Doctors Without Borders: US Airstrike on Afghan Hospital Targeted Fleeing Staff
The international medical aid group Doctors Without Borders/Médecins Sans Frontières (MSF) released an internal report on the deadly October 3 American bombing of its hospital in Kunduz, Afghanistan.
The report casts additional doubt on US claims that the attack was unintentional and adds new details of the horrific events that unfolded during the strike. It describes patients burning in their beds, medical staff who were decapitated and lost limbs and staff members being shot from the air while they fled the burning building.
“Many staff describe seeing people being shot, most likely from the plane, as people tried to flee the main hospital building that was being hit with each airstrike,” the report said. “Some accounts mention shooting that appears to follow the movement of people on the run. [MSF] doctors and other medical staff were shot while running to reach safety in a different part of the compound.”
MSF had provided US and Afghan officials GPS coordinates of the hospital well in advance of the strike, and MSF staff frantically phoned coalition authorities in a desperate bid to stop the attack, which continued despite the calls.

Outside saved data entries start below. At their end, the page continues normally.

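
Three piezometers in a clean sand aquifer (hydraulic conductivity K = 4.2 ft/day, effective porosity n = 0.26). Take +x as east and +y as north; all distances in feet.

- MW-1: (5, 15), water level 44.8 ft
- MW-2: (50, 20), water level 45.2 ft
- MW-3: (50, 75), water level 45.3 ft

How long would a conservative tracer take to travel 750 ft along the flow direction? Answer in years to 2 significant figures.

14 years

With h = a·x + b·y + c and MW-1 as origin, the differences give:
  45·a + 5·b = +0.4
  45·a + 60·b = +0.5
Eliminate b (×60 and ×5, subtract): 2475·a = 21.50 → a = ∂h/∂x = +0.008687
Back-substitute: b = ∂h/∂y = +0.001818.
|∇h| = √(0.008687² + 0.001818²) = 0.008875
Seepage velocity v = K·i/n = 4.2 × 0.008875 / 0.26 = 0.1434 ft/day.
t = 750 / 0.1434 = 5230 days = 14.3 years.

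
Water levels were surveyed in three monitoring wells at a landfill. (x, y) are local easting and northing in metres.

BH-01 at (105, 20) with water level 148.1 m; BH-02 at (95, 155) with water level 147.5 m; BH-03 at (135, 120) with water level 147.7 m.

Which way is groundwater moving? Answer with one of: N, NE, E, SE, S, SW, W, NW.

With h = a·x + b·y + c and BH-01 as origin, the differences give:
  (-10)·a + 135·b = -0.6
  30·a + 100·b = -0.4
Eliminate b (×100 and ×135, subtract): -5050·a = -6.00 → a = ∂h/∂x = +0.001188
Back-substitute: b = ∂h/∂y = -0.004356.
Flow = −∇h = (-0.001188 east, +0.004356 north), which points north.

N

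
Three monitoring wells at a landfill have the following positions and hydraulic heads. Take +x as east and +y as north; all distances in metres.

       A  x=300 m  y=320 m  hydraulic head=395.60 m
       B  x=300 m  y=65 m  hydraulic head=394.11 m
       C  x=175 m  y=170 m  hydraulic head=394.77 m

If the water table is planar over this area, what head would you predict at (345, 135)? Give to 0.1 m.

Three-point gradient (reference A): Δ to B = (0, -255, -1.49), Δ to C = (-125, -150, -0.83).
∂h/∂x = -0.0003718, ∂h/∂y = +0.005843 (det = -31875).
h(345, 135) = 395.60 + (-0.0003718)·(45) + (+0.005843)·(-185) = 395.60 -0.017 -1.081 = 394.502 m.

394.5 m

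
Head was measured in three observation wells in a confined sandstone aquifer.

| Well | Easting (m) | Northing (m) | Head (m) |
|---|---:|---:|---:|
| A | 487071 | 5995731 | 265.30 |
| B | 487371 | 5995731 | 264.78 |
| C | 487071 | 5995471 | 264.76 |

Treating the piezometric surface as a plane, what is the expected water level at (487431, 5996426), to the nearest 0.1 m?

266.1 m

∂h/∂x = (264.78 − 265.30) / (487371 − 487071) = -0.001733
∂h/∂y = (264.76 − 265.30) / (5995471 − 5995731) = +0.002077
h(487431, 5996426) = 265.30 + (-0.001733)·(360) + (+0.002077)·(695) = 265.30 -0.624 +1.443 = 266.119 m.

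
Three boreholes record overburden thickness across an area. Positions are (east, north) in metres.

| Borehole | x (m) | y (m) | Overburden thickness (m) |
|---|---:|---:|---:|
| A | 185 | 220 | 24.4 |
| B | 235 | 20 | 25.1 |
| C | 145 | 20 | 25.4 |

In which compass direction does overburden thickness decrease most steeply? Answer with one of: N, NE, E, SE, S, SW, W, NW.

With d = a·x + b·y + c and A as origin, the differences give:
  50·a + (-200)·b = +0.7
  (-40)·a + (-200)·b = +1.0
Eliminate b (×(-200) and ×(-200), subtract): -18000·a = 60.00 → a = ∂d/∂x = -0.003333
Back-substitute: b = ∂d/∂y = -0.004333.
Steepest decrease is along −∇f = (+0.003333 E, +0.004333 N) → northeast.

NE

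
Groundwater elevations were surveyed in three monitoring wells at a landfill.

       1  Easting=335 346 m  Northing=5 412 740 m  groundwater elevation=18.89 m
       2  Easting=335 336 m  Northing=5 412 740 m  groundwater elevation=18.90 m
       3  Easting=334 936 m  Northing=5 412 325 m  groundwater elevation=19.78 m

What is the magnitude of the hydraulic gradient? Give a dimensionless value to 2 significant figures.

0.0015

With h = a·x + b·y + c and 1 as origin, the differences give:
  (-10)·a + 0·b = +0.01
  (-410)·a + (-415)·b = +0.89
Eliminate b (×(-415) and ×0, subtract): 4150·a = -4.150 → a = ∂h/∂x = -0.0010000
Back-substitute: b = ∂h/∂y = -0.001157.
|∇h| = √(-0.0010000² + -0.001157²) = 0.001529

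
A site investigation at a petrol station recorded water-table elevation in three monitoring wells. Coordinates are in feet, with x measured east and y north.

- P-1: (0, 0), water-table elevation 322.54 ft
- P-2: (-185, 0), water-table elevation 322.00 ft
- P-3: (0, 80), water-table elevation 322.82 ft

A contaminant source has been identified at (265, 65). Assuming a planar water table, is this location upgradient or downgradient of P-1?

∂h/∂x = (322.00 − 322.54) / (-185 − 0) = +0.002919
∂h/∂y = (322.82 − 322.54) / (80 − 0) = +0.003500
Head at (265, 65) = 322.54 + (+0.002919)·(265) + (+0.003500)·(65) = 323.54 ft.
That is higher than the 322.54 ft at P-1, so the point is upgradient.

upgradient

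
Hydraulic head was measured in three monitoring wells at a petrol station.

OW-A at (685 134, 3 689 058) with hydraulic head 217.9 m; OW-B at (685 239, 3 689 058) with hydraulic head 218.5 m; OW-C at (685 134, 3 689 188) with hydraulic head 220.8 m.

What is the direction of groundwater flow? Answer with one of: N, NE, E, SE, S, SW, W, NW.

S

∂h/∂x = (218.5 − 217.9) / (685239 − 685134) = +0.005714
∂h/∂y = (220.8 − 217.9) / (3689188 − 3689058) = +0.02231
Flow = −∇h = (-0.005714 east, -0.02231 north), which points south.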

“The view from inside the hospital is that this attack was conducted with a purpose to kill and destroy,” said MSF General Director Christopher Stokes in the report. “But we don’t know why. We neither have the view from the cockpit, nor the knowledge of what happened within the US and Afghan military chains of command.”
At least 30 people were killed in the airstrikes, including 13 staff members, 10 patients and seven unrecognizable bodies yet to be identified. There were some 105 patients being treated in the hospital at the time of the attack, including combatants from both sides of the conflict as well as women and children.
The US military has admitted that an airstrike targeting Taliban militants, who had recently captured large portions of the northern city of 300,000 residents, accidentally hit the charity hospital. President Barack Obama offered his “deepest condolences” to the the people affected by what he called a “tragic incident.”
After claiming the strike occurred because American troops were in danger, Gen. John F. Campbell, commander of US military forces in Afghanistan, admitted the military incorrectly reported its personnel were under direct threat at the time of the attack. MSF also rejected Afghan government claims that Taliban militants used the hospital as a base as “spurious.”
“There were no armed combatants or fighting within or from the hospital grounds,” the report states.
“Some public reports are circulating that the attack on our hospital could be justified because we were treating Taliban,” said Stokes in the report. “Wounded combatants are patients under international law, and must be free from attack and treated without discrimination. Medical staff should never be punished or attacked for providing treatment to wounded combatants.”
“The attack destroyed our ability to treat patients at a time of their greatest need,” said Dr. Joanne Liu, international president of MSF, in the report. “A functioning hospital caring for patients cannot simply lose its protected status and be attacked.”
There are three different investigations of the deadly strike, led by the US, NATO and the Afghan government, all of which are connected to the incident. MSF has demanded an independent investigation, but US officials have resisted calls for an outside probe.
Over the past 70 years, the US military has killed more foreign civilians than any other force on earth, with millions of innocent men, women and children killed in more than a dozen nations around the world. It is estimated that more than 1.3 million people, the majority of them civilians, have died in the US-led wars in Afghanistan, Iraq and Pakistan alone.